The one thing I knew I simply had to do was collect complete Topps sets of all of the Oakland Seals/California Golden Seals teams from their inception in 1967-68, through their demise and move to Cleveland (to become the Barons for a mere two seasons) in 1976-77. I never got to see the Seals play, but I did get to once hear an epic rant from my Grandfather, who told me about the time he went to see a Seals game at the Oakland Coliseum and forgot where he'd parked, leading to a two-hour late-night search after the game for his car. If you want to know more about the Seals, this book and this documentary are well worth checking out.

Right now, I've either got in my posession every single Topps Seals card created for their nine NHL seasons, or it's one of the few stragglers still on the way from one of my SportLots orders. Having just "released" my SportLots box this morning, I'll have a complete Seals collection by the end of the week. OMG what a major accomplishment! No single card cost me more than $3, and most were around 20 cents. That there was really my first and only hockey collecting goal....but of course others soon followed.

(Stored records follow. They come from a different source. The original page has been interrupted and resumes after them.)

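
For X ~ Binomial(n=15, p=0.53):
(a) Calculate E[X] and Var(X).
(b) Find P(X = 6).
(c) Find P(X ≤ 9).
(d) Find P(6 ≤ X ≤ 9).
(a) E[X] = 7.9500, Var(X) = 3.7365
(b) P(X = 6) = 0.124148
(c) P(X ≤ 9) = 0.787520
(d) P(6 ≤ X ≤ 9) = 0.685140

We have X ~ Binomial(n=15, p=0.53).

(a) Moments:
E[X] = 7.9500
Var(X) = 3.7365
σ = √Var(X) = 1.9330

(b) Point probability using PMF:
P(X = 6) = 0.124148

(c) Cumulative probability using CDF:
P(X ≤ 9) = F(9) = 0.787520

(d) Range probability:
P(6 ≤ X ≤ 9) = P(X ≤ 9) - P(X ≤ 5)
                   = F(9) - F(5)
                   = 0.787520 - 0.102380
                   = 0.685140

This means approximately 68.5% of outcomes fall in the interval [6, 9].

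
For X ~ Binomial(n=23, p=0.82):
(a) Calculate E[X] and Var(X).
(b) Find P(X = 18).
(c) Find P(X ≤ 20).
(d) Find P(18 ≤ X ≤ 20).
(a) E[X] = 18.8600, Var(X) = 3.3948
(b) P(X = 18) = 0.178642
(c) P(X ≤ 20) = 0.810007
(d) P(18 ≤ X ≤ 20) = 0.587929

We have X ~ Binomial(n=23, p=0.82).

(a) Moments:
E[X] = 18.8600
Var(X) = 3.3948
σ = √Var(X) = 1.8425

(b) Point probability using PMF:
P(X = 18) = 0.178642

(c) Cumulative probability using CDF:
P(X ≤ 20) = F(20) = 0.810007

(d) Range probability:
P(18 ≤ X ≤ 20) = P(X ≤ 20) - P(X ≤ 17)
                   = F(20) - F(17)
                   = 0.810007 - 0.222078
                   = 0.587929

This means approximately 58.8% of outcomes fall in the interval [18, 20].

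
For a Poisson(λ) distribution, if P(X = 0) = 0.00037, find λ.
λ = 7.9020

For a Poisson(λ) distribution, the PMF at 0 is:
P(X = 0) = λ^0 e^(-λ) / 0! = e^(-λ)

Given P(X = 0) = 0.00037:
e^(-λ) = 0.00037
-λ = ln(0.00037)
λ = -ln(0.00037) = 7.9020

Verification: e^(-7.9020) = 0.00037 ✓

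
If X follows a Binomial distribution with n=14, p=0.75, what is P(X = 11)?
0.240212

We have X ~ Binomial(n=14, p=0.75).

For a Binomial distribution, the PMF gives us the probability of each outcome.

Using the PMF formula:
P(X = 11) = 0.240212

Rounded to 4 decimal places: 0.2402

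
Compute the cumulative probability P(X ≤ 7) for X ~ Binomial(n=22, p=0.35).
0.473559

We have X ~ Binomial(n=22, p=0.35).

The CDF gives us P(X ≤ k).

Using the CDF:
P(X ≤ 7) = 0.473559

This means there's approximately a 47.4% chance that X is at most 7.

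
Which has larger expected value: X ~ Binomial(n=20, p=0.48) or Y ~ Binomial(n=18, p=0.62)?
Y has larger mean (11.1600 > 9.6000)

Compute the expected value for each distribution:

X ~ Binomial(n=20, p=0.48):
E[X] = 9.6000

Y ~ Binomial(n=18, p=0.62):
E[Y] = 11.1600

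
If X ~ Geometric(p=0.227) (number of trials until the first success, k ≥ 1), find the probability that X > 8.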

I saw some of these 1973-74 O-Pee-Chee WHA cards on someone else's blog, and then I got pretty damn excited about completing the 66-card set. 66 cards? I can do that. I've got 32 of them so far, which makes me 48.5% of the way there. I've always been fascinated with failed, defunct professional sports teams, and the WHA had some great ones: the San Diego Mariners, the Phoenix Roadrunners, the Vancouver Blazers, the Michigan Stags, the Cleveland Crusaders and so on. Wayne Gretzky played in the WHA, as did Gordie Howe, Gerry Cheevers and loads of other legends. The cards I have certainly aren't EX/NM, but that's okay. They speak to another long-gone time in hockey - one without helmets, overseas players and a US television contract.

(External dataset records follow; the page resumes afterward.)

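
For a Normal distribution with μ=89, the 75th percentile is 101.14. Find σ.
σ = 17.9988

For X ~ Normal(μ, σ), the p-th percentile satisfies x = μ + z_p × σ,
where z_p = Φ⁻¹(p) is the standard normal quantile.

Step 1: z_{0.75} = Φ⁻¹(0.75) = 0.6745

Step 2: Solve for σ:
101.14 = 89 + 0.6745 × σ
σ = (101.14 - 89) / 0.6745
σ = 12.14 / 0.6745
σ = 17.9988

Verification: μ + z × σ = 89 + 0.6745 × 17.9988 = 101.14 ✓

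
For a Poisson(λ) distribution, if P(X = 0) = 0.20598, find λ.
λ = 1.5800

For a Poisson(λ) distribution, the PMF at 0 is:
P(X = 0) = λ^0 e^(-λ) / 0! = e^(-λ)

Given P(X = 0) = 0.20598:
e^(-λ) = 0.20598
-λ = ln(0.20598)
λ = -ln(0.20598) = 1.5800

Verification: e^(-1.5800) = 0.20598 ✓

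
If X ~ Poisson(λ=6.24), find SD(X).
2.4980

We have X ~ Poisson(λ=6.24).

For a Poisson distribution with λ=6.24:
σ = √Var(X) = 2.4980

The standard deviation is the square root of the variance.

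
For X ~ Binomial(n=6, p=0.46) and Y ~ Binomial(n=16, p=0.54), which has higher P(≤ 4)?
X has higher probability (P(X ≤ 4) = 0.9238 > P(Y ≤ 4) = 0.0183)

Compute P(≤ 4) for each distribution:

X ~ Binomial(n=6, p=0.46):
P(X ≤ 4) = 0.9238

Y ~ Binomial(n=16, p=0.54):
P(Y ≤ 4) = 0.0183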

Something I'd never heard of before three months ago - because I had never really been collecting hockey cards - was Parkhurst cards. Now I know it was a top Canadian brand of the 50s and early 60s during the Original 6 era, and I couldn't believe how gorgeous their cards generally looked. Expensive, though - not for the faint of heart. I took a particular shine to the look of the 1958-59 cards, and decided to buy one, whatever it ended up being. Enter one Barry Cullen of the Toronto Maple Leafs for $6, the cheapest decent-condition Parkhurst card I could find from that year. The card says he'd "potted" 16 goals the year before for the Leafs. Wikipedia says he played until 1960 for Toronto and Detroit before calling it a day.

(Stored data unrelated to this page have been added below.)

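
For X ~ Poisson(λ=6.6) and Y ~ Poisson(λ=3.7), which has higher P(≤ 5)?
Y has higher probability (P(Y ≤ 5) = 0.8301 > P(X ≤ 5) = 0.3547)

Compute P(≤ 5) for each distribution:

X ~ Poisson(λ=6.6):
P(X ≤ 5) = 0.3547

Y ~ Poisson(λ=3.7):
P(Y ≤ 5) = 0.8301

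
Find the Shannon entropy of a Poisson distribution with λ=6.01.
2.3002 nats

We have X ~ Poisson(λ=6.01).

The Shannon entropy measures the uncertainty or information content of the distribution.

For a Poisson distribution with λ=6.01:
H(X) = 2.3002 nats

(In bits, this would be 3.3184 bits.)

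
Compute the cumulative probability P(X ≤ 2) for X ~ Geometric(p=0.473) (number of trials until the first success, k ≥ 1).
0.722271

We have X ~ Geometric(p=0.473) (number of trials until the first success, k ≥ 1).

The CDF gives us P(X ≤ k).

Using the CDF:
P(X ≤ 2) = 0.722271

This means there's approximately a 72.2% chance that X is at most 2.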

So now that I've got a lone fabled Parkhurst in my collection, maybe it ends there, maybe not - but of course I'll look out for more. The brand, after a several-decade hiatus, continues to this day.

As I was wrapping up my Topps Seals collection, I thought I might poke around online to see what other sort of posthumous California Golden Seals cards might be out there: tribute cards and what have you. Here are a few 21st-century cards put out by In The Game for goalie Gilles Meloche, who is universally thought of as the most talented human being that the Seals ever put on the ice, including a card of his with the Barons:

I'm absolutely going to continue my quest for any post-1970s Seals cards that might be out there. If you've got a line on any good ones, please let me know. Finally, I decided to make a concession to modernity and collect a modern player. I strongly considered Patrick Marleau, who has been my #1 favorite San Jose Sharks player for over twenty years, and still is......yet if I'm being honest, I find the uber-talented Marleau simultaneously both one of the nicest guys and one of the least interesting people in hockey. I just could not rouse myself for the undertaking of collecting his entire career, for some reason. Perhaps that will change. 

Instead, I decided to focus on exciting, short-term San Jose Shark and Hockey Hall of Famer Teemu Selanne, "the Finnish Flash" and probably my #2 favorite hockey player I've ever watched outside of fellow Hall of Famer and non-Shark Peter Forsberg - whom I may collect next, and who in his prime was absolutely the single most dominating player I've ever seen. Here's what little I've got from  Teemu so far. More hockey interludes on this blog as interesting cards filter in.


  1. I never saw the Golden Seals play but I must've pulled one of the Seals cards in the pack I bought in 1975 because it's the only way I continue to experience nostalgia for that franchise. Wish I knew which card it was, but I just went through COMC and none of them look familiar.

  2. Teemu was fun to watch back in the day and it's fun to discover a card of his from time to time. I even have a few autographs of his from the time I went down to Anaheim for Ducks Casino Night.